Hier, sur son blogue publié sur le site du Journal de Montréal, l’omnicommentatrice Lise Ravary signait une sorte de brûlot pour dénoncer le financement de trois longs métrages par la SODEC. Un texte d’une rare insignifiance cousu de sottises et de méchancetés auquel il m’apparaît important de répondre en quelques mots. Bien sûr, on se demande toujours si le silence n’est pas la meilleure réaction face au vide de l’opinion minute. Mais non, je ne m’y résous jamais. En matière de financement de la culture, il se dit tant de niaiseries menant à la désinformation pure et simple – sur des tribunes pourtant bien en vues – qu’il faut répliquer coup pour coup.

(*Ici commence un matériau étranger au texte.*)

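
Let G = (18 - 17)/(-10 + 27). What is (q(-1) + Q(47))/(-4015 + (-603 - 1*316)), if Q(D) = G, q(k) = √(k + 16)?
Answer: -1/83878 - √15/4934 ≈ -0.00079688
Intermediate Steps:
G = 1/17 ≈ 0.058824
q(k) = √(16 + k)
Q(D) = 1/17
(q(-1) + Q(47))/(-4015 + (-603 - 1*316)) = (√(16 - 1) + 1/17)/(-4015 + (-603 - 1*316)) = (√15 + 1/17)/(-4015 + (-603 - 316)) = (1/17 + √15)/(-4015 - 919) = (1/17 + √15)/(-4934) = (1/17 + √15)*(-1/4934) = -1/83878 - √15/4934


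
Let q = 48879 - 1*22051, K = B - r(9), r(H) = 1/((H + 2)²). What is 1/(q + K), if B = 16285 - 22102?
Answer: 121/2542330 ≈ 4.7594e-5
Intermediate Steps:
B = -5817
r(H) = (2 + H)⁻² (r(H) = 1/((2 + H)²) = (2 + H)⁻²)
K = -703858/121 (K = -5817 - 1/(2 + 9)² = -5817 - 1/11² = -5817 - 1*1/121 = -5817 - 1/121 = -703858/121 ≈ -5817.0)
q = 26828 (q = 48879 - 22051 = 26828)
1/(q + K) = 1/(26828 - 703858/121) = 1/(2542330/121) = 121/2542330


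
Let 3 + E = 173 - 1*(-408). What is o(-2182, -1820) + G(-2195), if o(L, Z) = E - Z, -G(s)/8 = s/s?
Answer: 2390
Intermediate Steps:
E = 578 (E = -3 + (173 - 1*(-408)) = -3 + (173 + 408) = -3 + 581 = 578)
G(s) = -8 (G(s) = -8*s/s = -8*1 = -8)
o(L, Z) = 578 - Z
o(-2182, -1820) + G(-2195) = (578 - 1*(-1820)) - 8 = (578 + 1820) - 8 = 2398 - 8 = 2390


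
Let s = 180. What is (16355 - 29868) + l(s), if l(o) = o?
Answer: -13333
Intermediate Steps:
(16355 - 29868) + l(s) = (16355 - 29868) + 180 = -13513 + 180 = -13333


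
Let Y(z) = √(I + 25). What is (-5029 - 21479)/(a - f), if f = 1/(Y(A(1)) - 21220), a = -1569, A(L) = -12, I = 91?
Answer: 18727962872335008/1108502069719765 + 53016*√29/1108502069719765 ≈ 16.895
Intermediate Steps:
Y(z) = 2*√29 (Y(z) = √(91 + 25) = √116 = 2*√29)
f = 1/(-21220 + 2*√29) (f = 1/(2*√29 - 21220) = 1/(-21220 + 2*√29) ≈ -4.7149e-5)
(-5029 - 21479)/(a - f) = (-5029 - 21479)/(-1569 - (-5305/112572071 - √29/225144142)) = -26508/(-1569 + (5305/112572071 + √29/225144142)) = -26508/(-176625574094/112572071 + √29/225144142)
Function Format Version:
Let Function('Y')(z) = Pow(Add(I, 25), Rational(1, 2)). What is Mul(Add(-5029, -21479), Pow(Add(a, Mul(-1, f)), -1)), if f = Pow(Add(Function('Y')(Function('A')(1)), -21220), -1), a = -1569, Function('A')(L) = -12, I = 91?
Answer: Add(Rational(18727962872335008, 1108502069719765), Mul(Rational(53016, 1108502069719765), Pow(29, Rational(1, 2)))) ≈ 16.895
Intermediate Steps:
Function('Y')(z) = Mul(2, Pow(29, Rational(1, 2))) (Function('Y')(z) = Pow(Add(91, 25), Rational(1, 2)) = Pow(116, Rational(1, 2)) = Mul(2, Pow(29, Rational(1, 2))))
f = Pow(Add(-21220, Mul(2, Pow(29, Rational(1, 2)))), -1) (f = Pow(Add(Mul(2, Pow(29, Rational(1, 2))), -21220), -1) = Pow(Add(-21220, Mul(2, Pow(29, Rational(1, 2)))), -1) ≈ -4.7149e-5)
Mul(Add(-5029, -21479), Pow(Add(a, Mul(-1, f)), -1)) = Mul(Add(-5029, -21479), Pow(Add(-1569, Mul(-1, Add(Rational(-5305, 112572071), Mul(Rational(-1, 225144142), Pow(29, Rational(1, 2)))))), -1)) = Mul(-26508, Pow(Add(-1569, Add(Rational(5305, 112572071), Mul(Rational(1, 225144142), Pow(29, Rational(1, 2))))), -1)) = Mul(-26508, Pow(Add(Rational(-176625574094, 112572071), Mul(Rational(1, 225144142), Pow(29, Rational(1, 2)))), -1))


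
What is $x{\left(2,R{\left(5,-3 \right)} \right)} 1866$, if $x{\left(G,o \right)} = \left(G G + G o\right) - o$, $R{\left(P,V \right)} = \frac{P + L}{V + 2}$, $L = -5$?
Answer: $7464$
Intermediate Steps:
$R{\left(P,V \right)} = \frac{-5 + P}{2 + V}$ ($R{\left(P,V \right)} = \frac{P - 5}{V + 2} = \frac{-5 + P}{2 + V}$)
$x{\left(G,o \right)} = G^{2} - o + G o$ ($x{\left(G,o \right)} = \left(G^{2} + G o\right) - o = G^{2} - o + G o$)
$x{\left(2,R{\left(5,-3 \right)} \right)} 1866 = \left(2^{2} - \frac{-5 + 5}{2 - 3} + 2 \frac{-5 + 5}{2 - 3}\right) 1866 = \left(4 - \frac{1}{-1} \cdot 0 + 2 \frac{1}{-1} \cdot 0\right) 1866 = \left(4 - \left(-1\right) 0 + 2 \left(\left(-1\right) 0\right)\right) 1866 = \left(4 - 0 + 2 \cdot 0\right) 1866 = \left(4 + 0 + 0\right) 1866 = 4 \cdot 1866 = 7464$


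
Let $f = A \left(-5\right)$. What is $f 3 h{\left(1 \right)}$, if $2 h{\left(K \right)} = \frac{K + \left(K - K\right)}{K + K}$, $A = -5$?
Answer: $\frac{75}{4} \approx 18.75$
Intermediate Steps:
$f = 25$ ($f = \left(-5\right) \left(-5\right) = 25$)
$h{\left(K \right)} = \frac{1}{4}$ ($h{\left(K \right)} = \frac{\left(K + \left(K - K\right)\right) \frac{1}{K + K}}{2} = \frac{\left(K + 0\right) \frac{1}{2 K}}{2} = \frac{K \frac{1}{2 K}}{2} = \frac{1}{2} \cdot \frac{1}{2} = \frac{1}{4}$)
$f 3 h{\left(1 \right)} = 25 \cdot 3 \cdot \frac{1}{4} = 75 \cdot \frac{1}{4} = \frac{75}{4}$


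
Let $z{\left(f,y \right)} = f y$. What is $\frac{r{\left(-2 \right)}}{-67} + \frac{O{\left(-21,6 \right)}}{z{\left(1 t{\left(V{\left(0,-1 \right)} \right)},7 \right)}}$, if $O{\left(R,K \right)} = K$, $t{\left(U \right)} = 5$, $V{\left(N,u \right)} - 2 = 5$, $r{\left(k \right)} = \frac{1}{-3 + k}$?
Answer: $\frac{409}{2345} \approx 0.17441$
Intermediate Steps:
$V{\left(N,u \right)} = 7$ ($V{\left(N,u \right)} = 2 + 5 = 7$)
$\frac{r{\left(-2 \right)}}{-67} + \frac{O{\left(-21,6 \right)}}{z{\left(1 t{\left(V{\left(0,-1 \right)} \right)},7 \right)}} = \frac{1}{\left(-3 - 2\right) \left(-67\right)} + \frac{6}{1 \cdot 5 \cdot 7} = \frac{1}{-5} \left(- \frac{1}{67}\right) + \frac{6}{5 \cdot 7} = \left(- \frac{1}{5}\right) \left(- \frac{1}{67}\right) + \frac{6}{35} = \frac{1}{335} + 6 \cdot \frac{1}{35} = \frac{1}{335} + \frac{6}{35} = \frac{409}{2345}$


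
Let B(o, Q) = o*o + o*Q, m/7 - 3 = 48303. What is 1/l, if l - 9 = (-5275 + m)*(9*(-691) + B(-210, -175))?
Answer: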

Lise Ravary donc, sur la base de courts synopsis résumant les scénarios des films – seule littérature qu’elle semble avoir fréquenté pour cerner son sujet – s’emploie à démolir le travail non encore accompli de quelques cinéastes qui ont eu la chance de voir leur projet accepté.  Je la cite :

« Voici les trois derniers projets de films approuvés par la SODEC. Qui vont recevoir des fonds publics. Trois flops sont en production, grâce à l’argent des contribuables.

Si un de ces films connait un succès au box-office, je mange mon écran. Surtout Le cœur de madame Sabali : je mange alors l’écran et le clavier. »

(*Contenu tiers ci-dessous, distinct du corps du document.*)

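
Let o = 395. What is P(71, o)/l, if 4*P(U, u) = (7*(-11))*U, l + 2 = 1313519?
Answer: -5467/5254068 ≈ -0.0010405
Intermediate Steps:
l = 1313517 (l = -2 + 1313519 = 1313517)
P(U, u) = -77*U/4 (P(U, u) = ((7*(-11))*U)/4 = (-77*U)/4 = -77*U/4)
P(71, o)/l = -77/4*71/1313517 = -5467/4*1/1313517 = -5467/5254068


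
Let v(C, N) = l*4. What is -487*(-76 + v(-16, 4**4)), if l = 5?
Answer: 27272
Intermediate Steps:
v(C, N) = 20 (v(C, N) = 5*4 = 20)
-487*(-76 + v(-16, 4**4)) = -487*(-76 + 20) = -487*(-56) = 27272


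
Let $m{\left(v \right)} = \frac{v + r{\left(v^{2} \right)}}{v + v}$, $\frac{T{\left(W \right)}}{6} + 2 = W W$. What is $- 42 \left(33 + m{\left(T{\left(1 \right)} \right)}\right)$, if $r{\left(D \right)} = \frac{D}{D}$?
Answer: $- \frac{2807}{2} \approx -1403.5$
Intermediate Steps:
$r{\left(D \right)} = 1$
$T{\left(W \right)} = -12 + 6 W^{2}$ ($T{\left(W \right)} = -12 + 6 W W = -12 + 6 W^{2}$)
$m{\left(v \right)} = \frac{1 + v}{2 v}$ ($m{\left(v \right)} = \frac{v + 1}{v + v} = \frac{1 + v}{2 v}$)
$- 42 \left(33 + m{\left(T{\left(1 \right)} \right)}\right) = - 42 \left(33 + \frac{1 - \left(12 - 6 \cdot 1^{2}\right)}{2 \left(-12 + 6 \cdot 1^{2}\right)}\right) = - 42 \left(33 + \frac{1 + \left(-12 + 6 \cdot 1\right)}{2 \left(-12 + 6 \cdot 1\right)}\right) = - 42 \left(33 + \frac{1 + \left(-12 + 6\right)}{2 \left(-12 + 6\right)}\right) = - 42 \left(33 + \frac{1 - 6}{2 \left(-6\right)}\right) = - 42 \left(33 + \frac{1}{2} \left(- \frac{1}{6}\right) \left(-5\right)\right) = - 42 \left(33 + \frac{5}{12}\right) = \left(-42\right) \frac{401}{12} = - \frac{2807}{2}$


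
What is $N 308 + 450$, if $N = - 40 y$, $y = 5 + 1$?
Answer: $-73470$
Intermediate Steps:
$y = 6$
$N = -240$ ($N = \left(-40\right) 6 = -240$)
$N 308 + 450 = \left(-240\right) 308 + 450 = -73920 + 450 = -73470$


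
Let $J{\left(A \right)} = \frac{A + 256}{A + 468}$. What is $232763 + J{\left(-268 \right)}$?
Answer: $\frac{11638147}{50} \approx 2.3276 \cdot 10^{5}$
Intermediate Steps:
$J{\left(A \right)} = \frac{256 + A}{468 + A}$
$232763 + J{\left(-268 \right)} = 232763 + \frac{256 - 268}{468 - 268} = 232763 + \frac{1}{200} \left(-12\right) = 232763 - \frac{3}{50} = \frac{11638147}{50}$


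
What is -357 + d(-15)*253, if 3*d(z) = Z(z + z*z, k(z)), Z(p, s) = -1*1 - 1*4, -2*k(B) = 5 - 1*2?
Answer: -2336/3 ≈ -778.67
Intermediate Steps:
k(B) = -3/2 (k(B) = -(5 - 1*2)/2 = -(5 - 2)/2 = -½*3 = -3/2)
Z(p, s) = -5 (Z(p, s) = -1 - 4 = -5)
d(z) = -5/3 (d(z) = (⅓)*(-5) = -5/3)
-357 + d(-15)*253 = -357 - 5/3*253 = -357 - 1265/3 = -2336/3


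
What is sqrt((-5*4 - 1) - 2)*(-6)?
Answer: -6*I*sqrt(23) ≈ -28.775*I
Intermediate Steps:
sqrt((-5*4 - 1) - 2)*(-6) = sqrt((-20 - 1) - 2)*(-6) = sqrt(-21 - 2)*(-6) = sqrt(-23)*(-6) = (I*sqrt(23))*(-6) = -6*I*sqrt(23)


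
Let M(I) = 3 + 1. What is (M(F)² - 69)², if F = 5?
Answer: 2809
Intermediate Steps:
M(I) = 4
(M(F)² - 69)² = (4² - 69)² = (16 - 69)² = (-53)² = 2809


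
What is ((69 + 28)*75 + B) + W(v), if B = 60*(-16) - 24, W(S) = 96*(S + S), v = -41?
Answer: -1581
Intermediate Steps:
W(S) = 192*S (W(S) = 96*(2*S) = 192*S)
B = -984 (B = -960 - 24 = -984)
((69 + 28)*75 + B) + W(v) = ((69 + 28)*75 - 984) + 192*(-41) = (97*75 - 984) - 7872 = (7275 - 984) - 7872 = 6291 - 7872 = -1581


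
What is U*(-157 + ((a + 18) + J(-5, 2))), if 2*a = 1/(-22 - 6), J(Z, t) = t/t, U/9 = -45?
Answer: 3130245/56 ≈ 55897.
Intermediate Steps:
U = -405 (U = 9*(-45) = -405)
J(Z, t) = 1
a = -1/56 (a = 1/(2*(-22 - 6)) = (½)/(-28) = (½)*(-1/28) = -1/56 ≈ -0.017857)
U*(-157 + ((a + 18) + J(-5, 2))) = -405*(-157 + ((-1/56 + 18) + 1)) = -405*(-157 + (1007/56 + 1)) = -405*(-157 + 1063/56) = -405*(-7729/56) = 3130245/56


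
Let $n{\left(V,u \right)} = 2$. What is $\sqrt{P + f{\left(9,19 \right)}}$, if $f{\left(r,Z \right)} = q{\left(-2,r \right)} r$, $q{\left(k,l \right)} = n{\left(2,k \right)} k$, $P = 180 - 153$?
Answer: $3 i \approx 3.0 i$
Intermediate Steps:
$P = 27$
$q{\left(k,l \right)} = 2 k$
$f{\left(r,Z \right)} = - 4 r$ ($f{\left(r,Z \right)} = 2 \left(-2\right) r = - 4 r$)
$\sqrt{P + f{\left(9,19 \right)}} = \sqrt{27 - 36} = \sqrt{-9} = 3 i$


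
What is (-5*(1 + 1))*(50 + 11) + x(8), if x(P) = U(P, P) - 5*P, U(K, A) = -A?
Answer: -658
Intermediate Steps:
x(P) = -6*P (x(P) = -P - 5*P = -6*P)
(-5*(1 + 1))*(50 + 11) + x(8) = (-5*(1 + 1))*(50 + 11) - 6*8 = -5*2*61 - 48 = -10*61 - 48 = -610 - 48 = -658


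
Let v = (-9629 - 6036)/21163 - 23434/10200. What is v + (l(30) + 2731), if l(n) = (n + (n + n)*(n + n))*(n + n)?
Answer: 23801869661929/107931300 ≈ 2.2053e+5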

Remarquez au passage le champ sémantique. Ce sera trois flops, c’est certain (puisqu’elle l’écrit…) et comble du malheur qui nous guette, ces productions n’atteindront pas le ciel du box-office.

Et puis quoi encore?

L’annonce du financement de ces trois films par la SODEC était pourtant on ne peut plus claire : ils ont été choisis dans le cadre du  « programme d’aide en production longs métrages de fiction secteur indépendant ». Ce secteur indépendant, dans le vocabulaire de la SODEC doit être distingué du « secteur privé » dont les productions sont « généralement diffusées selon une  structure de distribution commerciale ».  C’est dans cette catégorie qu’on pourra retrouver d’éventuels blockbusters.

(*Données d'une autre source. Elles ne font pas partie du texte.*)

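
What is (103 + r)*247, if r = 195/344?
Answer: 8799869/344 ≈ 25581.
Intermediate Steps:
r = 195/344 (r = 195*(1/344) = 195/344 ≈ 0.56686)
(103 + r)*247 = (103 + 195/344)*247 = (35627/344)*247 = 8799869/344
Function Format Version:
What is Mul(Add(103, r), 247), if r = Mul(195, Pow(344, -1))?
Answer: Rational(8799869, 344) ≈ 25581.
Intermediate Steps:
r = Rational(195, 344) (r = Mul(195, Rational(1, 344)) = Rational(195, 344) ≈ 0.56686)
Mul(Add(103, r), 247) = Mul(Add(103, Rational(195, 344)), 247) = Mul(Rational(35627, 344), 247) = Rational(8799869, 344)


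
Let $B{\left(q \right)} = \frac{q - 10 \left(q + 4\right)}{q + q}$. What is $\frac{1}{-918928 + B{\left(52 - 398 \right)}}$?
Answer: $- \frac{346}{317950625} \approx -1.0882 \cdot 10^{-6}$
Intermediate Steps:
$B{\left(q \right)} = \frac{-40 - 9 q}{2 q}$ ($B{\left(q \right)} = \frac{q - 10 \left(4 + q\right)}{2 q} = \left(q - \left(40 + 10 q\right)\right) \frac{1}{2 q} = \left(-40 - 9 q\right) \frac{1}{2 q} = \frac{-40 - 9 q}{2 q}$)
$\frac{1}{-918928 + B{\left(52 - 398 \right)}} = \frac{1}{-918928 - \left(\frac{9}{2} + \frac{20}{52 - 398}\right)} = \frac{1}{-918928 - \left(\frac{9}{2} + \frac{20}{-346}\right)} = \frac{1}{-918928 - \frac{1537}{346}} = \frac{1}{- \frac{317950625}{346}} = - \frac{346}{317950625}$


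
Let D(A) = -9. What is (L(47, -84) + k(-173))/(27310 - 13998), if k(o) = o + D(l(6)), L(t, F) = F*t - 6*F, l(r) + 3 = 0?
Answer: -1813/6656 ≈ -0.27239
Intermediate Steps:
l(r) = -3 (l(r) = -3 + 0 = -3)
L(t, F) = -6*F + F*t
k(o) = -9 + o (k(o) = o - 9 = -9 + o)
(L(47, -84) + k(-173))/(27310 - 13998) = (-84*(-6 + 47) + (-9 - 173))/(27310 - 13998) = (-84*41 - 182)/13312 = (-3444 - 182)*(1/13312) = -3626*1/13312 = -1813/6656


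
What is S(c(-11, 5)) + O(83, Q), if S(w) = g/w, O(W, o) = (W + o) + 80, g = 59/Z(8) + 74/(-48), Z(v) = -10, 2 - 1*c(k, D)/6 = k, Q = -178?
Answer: -141293/9360 ≈ -15.095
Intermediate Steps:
c(k, D) = 12 - 6*k
g = -893/120 (g = 59/(-10) + 74/(-48) = 59*(-1/10) + 74*(-1/48) = -59/10 - 37/24 = -893/120 ≈ -7.4417)
O(W, o) = 80 + W + o
S(w) = -893/(120*w)
S(c(-11, 5)) + O(83, Q) = -893/(120*(12 - 6*(-11))) + (80 + 83 - 178) = -893/(120*(12 + 66)) - 15 = -893/120/78 - 15 = -893/120*1/78 - 15 = -893/9360 - 15 = -141293/9360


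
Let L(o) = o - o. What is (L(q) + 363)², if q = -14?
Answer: 131769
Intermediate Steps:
L(o) = 0
(L(q) + 363)² = (0 + 363)² = 363² = 131769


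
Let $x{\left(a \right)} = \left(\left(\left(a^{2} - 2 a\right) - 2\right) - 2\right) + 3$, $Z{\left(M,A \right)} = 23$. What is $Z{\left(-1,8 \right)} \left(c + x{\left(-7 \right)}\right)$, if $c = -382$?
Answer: $-7360$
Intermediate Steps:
$x{\left(a \right)} = -1 + a^{2} - 2 a$ ($x{\left(a \right)} = \left(\left(-2 + a^{2} - 2 a\right) - 2\right) + 3 = \left(-4 + a^{2} - 2 a\right) + 3 = -1 + a^{2} - 2 a$)
$Z{\left(-1,8 \right)} \left(c + x{\left(-7 \right)}\right) = 23 \left(-382 - \left(-13 - 49\right)\right) = 23 \left(-382 + \left(-1 + 49 + 14\right)\right) = 23 \left(-382 + 62\right) = 23 \left(-320\right) = -7360$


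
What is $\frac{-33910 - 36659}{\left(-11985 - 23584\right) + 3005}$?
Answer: $\frac{70569}{32564} \approx 2.1671$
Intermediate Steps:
$\frac{-33910 - 36659}{\left(-11985 - 23584\right) + 3005} = - \frac{70569}{\left(-11985 - 23584\right) + 3005} = - \frac{70569}{-35569 + 3005} = - \frac{70569}{-32564} = \left(-70569\right) \left(- \frac{1}{32564}\right) = \frac{70569}{32564}$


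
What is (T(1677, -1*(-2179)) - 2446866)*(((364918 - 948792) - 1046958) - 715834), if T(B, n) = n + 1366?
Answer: 5733658317786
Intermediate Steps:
T(B, n) = 1366 + n
(T(1677, -1*(-2179)) - 2446866)*(((364918 - 948792) - 1046958) - 715834) = ((1366 - 1*(-2179)) - 2446866)*(((364918 - 948792) - 1046958) - 715834) = ((1366 + 2179) - 2446866)*((-583874 - 1046958) - 715834) = (3545 - 2446866)*(-1630832 - 715834) = -2443321*(-2346666) = 5733658317786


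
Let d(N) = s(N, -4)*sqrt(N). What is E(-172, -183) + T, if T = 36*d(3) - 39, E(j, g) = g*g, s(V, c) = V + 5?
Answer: 33450 + 288*sqrt(3) ≈ 33949.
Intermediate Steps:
s(V, c) = 5 + V
d(N) = sqrt(N)*(5 + N) (d(N) = (5 + N)*sqrt(N) = sqrt(N)*(5 + N))
E(j, g) = g**2
T = -39 + 288*sqrt(3) (T = 36*(sqrt(3)*(5 + 3)) - 39 = 36*(sqrt(3)*8) - 39 = 36*(8*sqrt(3)) - 39 = 288*sqrt(3) - 39 = -39 + 288*sqrt(3) ≈ 459.83)
E(-172, -183) + T = (-183)**2 + (-39 + 288*sqrt(3)) = 33489 + (-39 + 288*sqrt(3)) = 33450 + 288*sqrt(3)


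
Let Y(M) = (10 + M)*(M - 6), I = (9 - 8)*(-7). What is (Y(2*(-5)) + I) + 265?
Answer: 258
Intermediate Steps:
I = -7 (I = 1*(-7) = -7)
Y(M) = (-6 + M)*(10 + M) (Y(M) = (10 + M)*(-6 + M) = (-6 + M)*(10 + M))
(Y(2*(-5)) + I) + 265 = ((-60 + (2*(-5))² + 4*(2*(-5))) - 7) + 265 = ((-60 + (-10)² + 4*(-10)) - 7) + 265 = ((-60 + 100 - 40) - 7) + 265 = (0 - 7) + 265 = -7 + 265 = 258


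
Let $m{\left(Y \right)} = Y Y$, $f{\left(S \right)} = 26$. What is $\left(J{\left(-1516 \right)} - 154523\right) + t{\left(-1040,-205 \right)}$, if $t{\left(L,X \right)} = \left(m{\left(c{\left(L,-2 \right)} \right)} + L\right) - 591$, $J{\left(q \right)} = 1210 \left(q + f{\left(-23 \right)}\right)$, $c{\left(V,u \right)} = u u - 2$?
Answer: $-1959050$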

Le secteur indépendant, de son côté, s’inscrit dans une toute autre forme de mise en marché. Citons la définition de la SODEC au long (c’est moi qui souligne):

« La production indépendante est une forme de production où le créateur jouit non seulement d’un contrôle créatif complet, mais également et principalement d’une indépendance éditoriale dans la production qui fait généralement abstraction des contraintes normalement liées à la distribution et à l’exploitation commerciales des œuvres. Très souvent, le créateur agit à plusieurs titres : scénariste, réalisateur et même producteur. La distribution des productions indépendantes est généralement assurée par des réseaux différents de ceux de la production privée, soit les centres d’artistes et les distributeurs dits indépendants. Enfin, les budgets de production sont généralement modestes, et le financement est souvent complété par voie de subventions et de différés. Cette définition ne s’applique qu’aux projets de fiction (court, moyen et long métrage). »

Il suffit de trois clics sur le site de la SODEC pour consulter les documents relatifs aux programmes de financement.  N’importe qui  sachant lire et armé d’un ordinateur branché au web peut y parvenir. Quiconque a déjà dit bonjour à un cinéaste sait tout cela.

Et hop! Magie! Ben oui… Voilà. Il suffit ainsi de trois clics pour se rendre compte que Lise Ravary n’a jamais lu le commencement d’une ligne en matière de financement de la culture. Si elle l’avait fait, elle se serait rendu compte qu’en dénonçant ces impossibles blockbuster, elle ne faisait qu’induire ses lecteurs en erreur en se complaisant dans ses rêveries solitaires qui ne reposent sur rien, sinon ses lubies. Les films « indépendants » financés par la SODEC sont spécifiquement choisis parce qu’ils ne sont pas conçus pour être des blockbusters et ne le seront jamais. Ils pourront avoir du succès, ou pas. Certains de ces films passeront à l’histoire, d’autres seront oubliés. Rien de bien exotique au sein d’un écosystème culturel.

Certes, il pourrait être intéressant de discuter des enjeux inhérents au financement de la culture et même de critiquer, en tout ou en partie, nos politiques culturelles. C’est un sujet vaste et relativement complexe qui mérite une réflexion constante. Je ne suis pas de ceux qui considèrent que toute critique des mécanismes de subvention doit être balayée du revers de la main sous prétexte que ces acquis pour les créateurs représentent quelque chose de sacré.

Mais il y a toujours bien des torvisses de limites à sauter dans ce débat avec comme seul bagage l’insignifiance et l’inculture qui ne font qu’alimenter le mépris et la méprise. Et c’est ce qui arrive le plus souvent. Ce genre d’intervention revient périodiquement dans les médias sous la plume de scribes qui n’y connaissent rien, comme le mauvais temps et les camions qui vident les fosses septiques quand elles sont pleines.

Il faut avoir du front tout le tour de la tête pour venir s’attaquer, armé d’ignorance, à une poignée de cinéastes en qualifiant leur travail qu’on n’a jamais vu de flop assuré. C’est pire encore quand on les accuse presque de dilapider les fonds publics alors qu’on ne possède aucune notion en matière de gestion et de financement de projets culturels.

Faut-il insister? Un divan n’est pas un appareil adéquat pour analyser les politiques publiques. Lise Ravary devrait en prendre bonne note.

Pour finir, j’aimerais cependant l’inviter à respecter l’engagement périlleux qu’elle a pris envers ses lecteurs: « Si un de ces films connait un succès au box-office, je mange mon écran. Surtout Le cœur de madame Sabali: je mange alors l’écran et le clavier.»

Eh bien… Comme il semble acquis que ces films ne visent aucunement un succès au box-office, on ne peut qu’encourager madame Ravary à dévorer tout de même ses outils de travail.

Je me permets humblement d’exprimer un souhait : qu’elle commence par le clavier.